Miss Penelope, by comparison, has always seemed like a handful. For one, she’s still only three; not even the age *yet* that Siddy was when I was blessed to take care of her. For another, she is just a very different dog. Massively energetic, terrifyingly intelligent, skittish where Sid was calm and oblivious to storms (the one area in which Sid would lose composure. aww.). Penelope was untrained when I got her, and fed off the faintest energy from me with exponential emotional results. If I was upset, Pen was beside herself; if I became excited, she was rendered utterly uncontrollable.

And yet, from the beginning, she submitted to me in ways Siddy never did (and never had to). Pen was still juvenile when we came together, with all the dependence and the lack of discipline that comes with. I’d sworn I would not adopt a puppy, knowing the limited time I have to commit to training and so forth – and there she was. My dog. My baby, scared, confused, lunatic dog. And I loved her.

I despaired of time ever passing and her ever Being Like Sid (I never would have admitted it then, least of all on those terms).

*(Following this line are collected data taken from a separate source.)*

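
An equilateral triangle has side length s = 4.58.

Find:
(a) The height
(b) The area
(a) The height splits the triangle into two 30-60-90 halves: h = s·√3/2 = 4.58·1.73205/2 ≈ 7.93279/2 ≈ 3.9664
(b) Area = (√3/4)·s² = (√3/4)·4.58² = (√3/4)·20.9764 ≈ 0.433013·20.9764 ≈ 9.08305

Height = 3.966, Area = 9.083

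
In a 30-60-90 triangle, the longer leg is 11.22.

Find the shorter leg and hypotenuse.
In a 30-60-90 triangle the sides are in ratio 1 : √3 : 2, so short leg = long leg/√3 and hypotenuse = 2·(short leg).
Short leg = 11.22/√3 ≈ 11.22/1.73205 ≈ 6.47787
Hypotenuse = 2·6.47787 ≈ 12.9557

Short leg = 6.478, Hypotenuse = 12.96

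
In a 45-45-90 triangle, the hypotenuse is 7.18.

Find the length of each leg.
In a 45-45-90 triangle hypotenuse = leg·√2, so leg = hypotenuse/√2.
Leg = 7.18/√2 ≈ 7.18/1.41421 ≈ 5.07703

Each leg = 5.077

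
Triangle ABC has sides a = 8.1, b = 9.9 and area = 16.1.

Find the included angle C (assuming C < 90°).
Area = ½·a·b·sin(C)  ⇒  sin(C) = 2·Area/(a·b) = 2·16.1/(8.1·9.9) = 32.2/80.19 ≈ 0.401546
C = arcsin(0.401546) ≈ 23.6749° (taking the acute solution since C < 90°)

C = 23.67°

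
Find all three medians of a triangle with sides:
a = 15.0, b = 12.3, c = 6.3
Median formula: m_a = ½√(2b² + 2c² − a²) (and cyclically). a² = 225, b² = 151.29, c² = 39.69.
m_a = ½√(2·151.29 + 2·39.69 − 225) = ½√156.96 ≈ ½·12.5284 ≈ 6.26418
m_b = ½√(2·225 + 2·39.69 − 151.29) = ½√378.09 ≈ ½·19.4445 ≈ 9.72227
m_c = ½√(2·225 + 2·151.29 − 39.69) = ½√712.89 ≈ ½·26.7 ≈ 13.35

m_a = 6.264, m_b = 9.722, m_c = 13.35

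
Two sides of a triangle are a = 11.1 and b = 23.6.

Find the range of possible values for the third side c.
Triangle inequality: |a − b| < c < a + b
|a − b| = |11.1 − 23.6| = 12.5
a + b = 11.1 + 23.6 = 34.7

12.5 < c < 34.7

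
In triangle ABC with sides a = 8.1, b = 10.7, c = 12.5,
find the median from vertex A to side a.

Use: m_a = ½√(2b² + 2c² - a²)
m_a = ½√(2·10.7² + 2·12.5² − 8.1²) = ½√(2·114.49 + 2·156.25 − 65.61) = ½√(228.98 + 312.5 − 65.61) = ½√475.87
√475.87 ≈ 21.8144, so m_a ≈ 10.9072

m_a = 10.91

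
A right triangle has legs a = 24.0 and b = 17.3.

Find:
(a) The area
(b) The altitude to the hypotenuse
(a) The legs are perpendicular, so Area = ½·a·b = ½·24.0·17.3 = ½·415.2 = 207.6
(b) Hypotenuse c = √(a² + b²) = √(576 + 299.29) = √875.29 ≈ 29.5853
    Area = ½·c·h_c  ⇒  h_c = 2·Area/c = 415.2/29.5853 ≈ 14.034

Area = 207.6, h_c = 14.03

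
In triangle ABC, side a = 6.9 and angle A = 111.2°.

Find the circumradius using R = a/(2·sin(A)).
R = a/(2·sin(A)) = 6.9/(2·sin(111.2°))
sin(111.2°) ≈ 0.932324
R ≈ 6.9/(2·0.932324) = 6.9/1.86465 ≈ 3.70043

R = 3.7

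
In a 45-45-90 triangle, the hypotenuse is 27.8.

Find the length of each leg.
In a 45-45-90 triangle hypotenuse = leg·√2, so leg = hypotenuse/√2.
Leg = 27.8/√2 ≈ 27.8/1.41421 ≈ 19.6576

Each leg = 19.66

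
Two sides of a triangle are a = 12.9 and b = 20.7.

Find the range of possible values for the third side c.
Triangle inequality: |a − b| < c < a + b
|a − b| = |12.9 − 20.7| = 7.8
a + b = 12.9 + 20.7 = 33.6

7.8 < c < 33.6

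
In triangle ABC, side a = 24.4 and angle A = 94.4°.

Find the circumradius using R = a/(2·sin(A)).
R = a/(2·sin(A)) = 24.4/(2·sin(94.4°))
sin(94.4°) ≈ 0.997053
R ≈ 24.4/(2·0.997053) = 24.4/1.99411 ≈ 12.2361

R = 12.24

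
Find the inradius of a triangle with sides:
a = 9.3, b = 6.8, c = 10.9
r = Area/s where s is the semi-perimeter.
s = (9.3 + 6.8 + 10.9)/2 = 27/2 = 13.5
Area = √(s(s−a)(s−b)(s−c)) = √(13.5·4.2·6.7·2.6) ≈ √987.714 ≈ 31.4279
r ≈ 31.4279/13.5 ≈ 2.32799

r = 2.328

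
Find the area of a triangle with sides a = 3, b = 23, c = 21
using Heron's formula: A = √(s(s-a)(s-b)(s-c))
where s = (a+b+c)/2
s = (3 + 23 + 21)/2 = 47/2 = 23.5
s − a = 20.5, s − b = 0.5, s − c = 2.5
s(s−a)(s−b)(s−c) = 23.5·20.5·0.5·2.5 = 602.1875
Area = √602.1875 ≈ 24.5395

s = 23.5, Area = 24.54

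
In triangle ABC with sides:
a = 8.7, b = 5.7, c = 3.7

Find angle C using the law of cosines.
c² = a² + b² − 2ab·cos(C)  ⇒  cos(C) = (a² + b² − c²)/(2ab)
cos(C) = (8.7² + 5.7² − 3.7²)/(2·8.7·5.7) = (75.69 + 32.49 − 13.69)/99.18 = 94.49/99.18 ≈ 0.952712
C = arccos(0.952712) ≈ 17.6904°

C = 17.69°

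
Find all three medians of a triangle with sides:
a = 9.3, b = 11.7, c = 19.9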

But I reveled in her incredible trainability, and especially the fact that she would take command not only from me, but from others who came around; my friends and family.

It wasn’t long before she behaved almost as if she had a button – the alacrity in her obedience is still so speedy and so emphatic it’s as endearing as it is comical. She binds me to her, and I am overjoyed that she and I can communicate. She still thinks, “Oh! Mom told me to sit, so I will do that, then I will lie DOWN, then I will give her BELLY, because that is even more than she asked for, and I want to give my ALL!” – and we’re working on “that’s not sit” in the gentlest way, still. But “back” she has down to a tee, which is unbelievably handy for us both, and “stay” she’s getting better at though still likes boundary testing.

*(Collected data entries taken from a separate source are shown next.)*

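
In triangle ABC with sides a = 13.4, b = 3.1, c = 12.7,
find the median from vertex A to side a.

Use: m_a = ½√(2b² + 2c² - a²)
m_a = ½√(2·3.1² + 2·12.7² − 13.4²) = ½√(2·9.61 + 2·161.29 − 179.56) = ½√(19.22 + 322.58 − 179.56) = ½√162.24
√162.24 ≈ 12.7373, so m_a ≈ 6.36867

m_a = 6.369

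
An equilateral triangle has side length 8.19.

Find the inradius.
r = Area/s with s the semi-perimeter.
Area = (√3/4)·8.19² = (√3/4)·67.0761 ≈ 0.433013·67.0761 ≈ 29.0448
s = 3·8.19/2 = 12.285
r ≈ 29.0448/12.285 ≈ 2.36425
(Equivalently r = side/(2√3) = 8.19/3.4641 ≈ 2.36425.)

r = 2.364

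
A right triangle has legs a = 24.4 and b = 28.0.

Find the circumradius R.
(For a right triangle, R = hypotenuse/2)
Hypotenuse c = √(a² + b²) = √(595.36 + 784) = √1379.36 ≈ 37.1397
R = c/2 ≈ 37.1397/2 ≈ 18.5699

R = 18.57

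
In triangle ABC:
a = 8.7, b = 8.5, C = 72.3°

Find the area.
Two sides and the included angle (SAS): A = ½·a·b·sin(C) = ½·8.7·8.5·sin(72.3°)
sin(72.3°) ≈ 0.952661
A ≈ ½·73.95·0.952661 = 36.975·0.952661 ≈ 35.2247

Area = 35.22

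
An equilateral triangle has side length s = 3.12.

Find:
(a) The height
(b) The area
(a) The height splits the triangle into two 30-60-90 halves: h = s·√3/2 = 3.12·1.73205/2 ≈ 5.404/2 ≈ 2.702
(b) Area = (√3/4)·s² = (√3/4)·3.12² = (√3/4)·9.7344 ≈ 0.433013·9.7344 ≈ 4.21512

Height = 2.702, Area = 4.215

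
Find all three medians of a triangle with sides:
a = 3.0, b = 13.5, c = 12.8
Median formula: m_a = ½√(2b² + 2c² − a²) (and cyclically). a² = 9, b² = 182.25, c² = 163.84.
m_a = ½√(2·182.25 + 2·163.84 − 9) = ½√683.18 ≈ ½·26.1377 ≈ 13.0689
m_b = ½√(2·9 + 2·163.84 − 182.25) = ½√163.43 ≈ ½·12.784 ≈ 6.39199
m_c = ½√(2·9 + 2·182.25 − 163.84) = ½√218.66 ≈ ½·14.7872 ≈ 7.39358

m_a = 13.07, m_b = 6.392, m_c = 7.394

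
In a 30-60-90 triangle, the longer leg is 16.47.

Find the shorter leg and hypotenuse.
In a 30-60-90 triangle the sides are in ratio 1 : √3 : 2, so short leg = long leg/√3 and hypotenuse = 2·(short leg).
Short leg = 16.47/√3 ≈ 16.47/1.73205 ≈ 9.50896
Hypotenuse = 2·9.50896 ≈ 19.0179

Short leg = 9.509, Hypotenuse = 19.02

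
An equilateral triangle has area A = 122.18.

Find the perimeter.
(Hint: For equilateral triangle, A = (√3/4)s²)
A = (√3/4)s²  ⇒  s² = 4A/√3 = 4·122.18/√3 = 488.72/1.73205 ≈ 282.163
s ≈ √282.163 ≈ 16.7977
Perimeter = 3s ≈ 3·16.7977 ≈ 50.3931

Perimeter = 50.39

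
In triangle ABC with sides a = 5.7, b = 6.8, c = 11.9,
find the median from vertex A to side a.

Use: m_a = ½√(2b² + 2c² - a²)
m_a = ½√(2·6.8² + 2·11.9² − 5.7²) = ½√(2·46.24 + 2·141.61 − 32.49) = ½√(92.48 + 283.22 − 32.49) = ½√343.21
√343.21 ≈ 18.5259, so m_a ≈ 9.26296

m_a = 9.263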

But in non-command behavior is her magic.

Siddy, right out of the box as they say, had some of the subjective behaviors one most wants in a pet. She would no more touch my food even if I weren’t in the room than she would poop in the house. I never had to teach her – and, after perhaps one incident of “HEY THIS DOG IS DIFFERENT” with Penelope getting tentative at my supper, she really didn’t require teaching on the point of food heirarchy either. Siddy was far more aware of her food surroundings, indeed, than Penelope is – a single molecule of anything people-edible going astray was instantly claimed and cleaned up by that Hoover of a Good Girl, but Penelope misses a surprising amount. She’s getting better, but actually drops even her own kibble and forgets about it from time to time. I drop a piece of it and tap my toe to indicate she should pick it up, she’s so het up about feeding time she can miss after three tries. Into each life, a little kibble must fall.

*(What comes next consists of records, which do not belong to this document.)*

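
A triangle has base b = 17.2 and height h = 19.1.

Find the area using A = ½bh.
A = ½·b·h = ½·17.2·19.1 = ½·328.52 = 164.26

Area = 164.26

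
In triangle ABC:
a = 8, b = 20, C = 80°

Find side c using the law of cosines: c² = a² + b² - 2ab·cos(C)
c² = 8² + 20² − 2·8·20·cos(80°)
cos(80°) ≈ 0.173648
c² ≈ 64 + 400 − 320·(0.173648) ≈ 464 − 55.5674 ≈ 408.433
c ≈ √408.433 ≈ 20.2097

c = 20.21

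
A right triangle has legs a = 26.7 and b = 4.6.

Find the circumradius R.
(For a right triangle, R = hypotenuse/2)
Hypotenuse c = √(a² + b²) = √(712.89 + 21.16) = √734.05 ≈ 27.0934
R = c/2 ≈ 27.0934/2 ≈ 13.5467

R = 13.55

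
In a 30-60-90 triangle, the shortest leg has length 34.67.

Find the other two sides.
In a 30-60-90 triangle the sides are in ratio 1 : √3 : 2 (short leg : long leg : hypotenuse).
Long leg = 34.67·√3 ≈ 34.67·1.73205 ≈ 60.0502
Hypotenuse = 2·34.67 = 69.34

Long leg = 34.67√3 = 60.05, Hypotenuse = 69.34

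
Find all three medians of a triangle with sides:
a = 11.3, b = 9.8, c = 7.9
Median formula: m_a = ½√(2b² + 2c² − a²) (and cyclically). a² = 127.69, b² = 96.04, c² = 62.41.
m_a = ½√(2·96.04 + 2·62.41 − 127.69) = ½√189.21 ≈ ½·13.7554 ≈ 6.87768
m_b = ½√(2·127.69 + 2·62.41 − 96.04) = ½√284.16 ≈ ½·16.857 ≈ 8.42852
m_c = ½√(2·127.69 + 2·96.04 − 62.41) = ½√385.05 ≈ ½·19.6227 ≈ 9.81135

m_a = 6.878, m_b = 8.429, m_c = 9.811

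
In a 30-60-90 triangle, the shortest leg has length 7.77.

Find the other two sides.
In a 30-60-90 triangle the sides are in ratio 1 : √3 : 2 (short leg : long leg : hypotenuse).
Long leg = 7.77·√3 ≈ 7.77·1.73205 ≈ 13.458
Hypotenuse = 2·7.77 = 15.54

Long leg = 7.77√3 = 13.46, Hypotenuse = 15.54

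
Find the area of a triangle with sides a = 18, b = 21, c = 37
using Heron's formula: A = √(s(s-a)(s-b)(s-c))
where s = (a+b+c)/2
s = (18 + 21 + 37)/2 = 76/2 = 38
s − a = 20, s − b = 17, s − c = 1
s(s−a)(s−b)(s−c) = 38·20·17·1 = 12920
Area = √12920 ≈ 113.666

s = 38.0, Area = 113.7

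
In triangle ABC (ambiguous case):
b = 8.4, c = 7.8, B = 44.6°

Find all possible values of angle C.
b/sin(B) = c/sin(C)  ⇒  sin(C) = c·sin(B)/b = 7.8·sin(44.6°)/8.4
sin(44.6°) ≈ 0.702153
sin(C) ≈ 7.8·0.702153/8.4 ≈ 5.47679/8.4 ≈ 0.651999
Candidate 1: C₁ = arcsin(0.651999) ≈ 40.6925°  →  A = 180° − 44.6° − 40.6925° ≈ 94.7075° > 0, valid
Candidate 2: C₂ = 180° − C₁ ≈ 139.307°  →  A = 180° − 44.6° − 139.307° ≈ -3.9075° ≤ 0, not a valid triangle

C = 40.69° (one solution)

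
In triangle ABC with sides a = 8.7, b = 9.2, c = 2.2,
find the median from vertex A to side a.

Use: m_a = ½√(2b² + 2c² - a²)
m_a = ½√(2·9.2² + 2·2.2² − 8.7²) = ½√(2·84.64 + 2·4.84 − 75.69) = ½√(169.28 + 9.68 − 75.69) = ½√103.27
√103.27 ≈ 10.1622, so m_a ≈ 5.08109

m_a = 5.081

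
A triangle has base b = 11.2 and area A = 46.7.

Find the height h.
A = ½·b·h  ⇒  h = 2A/b = 2·46.7/11.2 = 93.4/11.2 ≈ 8.33929

h = 8.339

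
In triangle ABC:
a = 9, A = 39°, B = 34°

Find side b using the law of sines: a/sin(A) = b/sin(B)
a/sin(A) = b/sin(B)  ⇒  b = a·sin(B)/sin(A) = 9·sin(34°)/sin(39°)
sin(34°) ≈ 0.559193, sin(39°) ≈ 0.62932
b ≈ 9·0.559193/0.62932 ≈ 5.03274/0.62932 ≈ 7.9971

b = 7.997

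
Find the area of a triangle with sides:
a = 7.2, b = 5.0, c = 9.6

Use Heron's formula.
s = (7.2 + 5.0 + 9.6)/2 = 21.8/2 = 10.9
s − a = 3.7, s − b = 5.9, s − c = 1.3
s(s−a)(s−b)(s−c) = 10.9·3.7·5.9·1.3 ≈ 309.331
Area = √309.331 ≈ 17.5878

Area = 17.59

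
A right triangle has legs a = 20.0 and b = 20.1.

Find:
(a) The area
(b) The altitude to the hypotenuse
(a) The legs are perpendicular, so Area = ½·a·b = ½·20.0·20.1 = ½·402 = 201
(b) Hypotenuse c = √(a² + b²) = √(400 + 404.01) = √804.01 ≈ 28.3551
    Area = ½·c·h_c  ⇒  h_c = 2·Area/c = 402/28.3551 ≈ 14.1774

Area = 201, h_c = 14.18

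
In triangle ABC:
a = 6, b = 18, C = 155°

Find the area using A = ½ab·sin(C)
A = ½·a·b·sin(C) = ½·6·18·sin(155°)
sin(155°) ≈ 0.422618
A ≈ ½·108·0.422618 = 54·0.422618 ≈ 22.8214

Area = 22.82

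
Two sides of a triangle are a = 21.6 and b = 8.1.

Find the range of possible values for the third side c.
Triangle inequality: |a − b| < c < a + b
|a − b| = |21.6 − 8.1| = 13.5
a + b = 21.6 + 8.1 = 29.7

13.5 < c < 29.7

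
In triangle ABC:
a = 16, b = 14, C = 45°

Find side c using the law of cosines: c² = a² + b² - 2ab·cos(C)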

Gossamer’s even worse. But I do get a warm mommy smile at my Pen, when she is oblivious to tiny morsels available for the pickin’.

Penny turned three-ish on her made-up birthday, April Fool’s day. And it’s been during the past month or two I’ve been watching more changes in her, more maturity. She’ll never settle down, quite, but her ability to greet visitors with less wee-ing and tungsten-clawing (all well-intentioned love and submissiveness, but no more appealing to most contemporary humans) has  markedly improved. Though perhaps markedly is the wrong word to use …

In her own space and on her own time, Pen has always been a pretty mellow kid; prone to bursts of energy, and occasionally instigating, or being insitgated into kerfuffles with, Gossamer. But generally a dog – lying around and not being a complete drama queen about every last instant of her existence.

But seeing her regulate herself a bit at social moments is – well, I won’t say exciting. It’s just nice.

One of the best parts is this: Penelope is in her own skin, and she’s comfortable there. Her home, her dogmommy, her semi-pal Gossamer. She’s got this thing, y’all, she doesn’t have to freak about it alla time.

She’s home. It’s a good place for us both.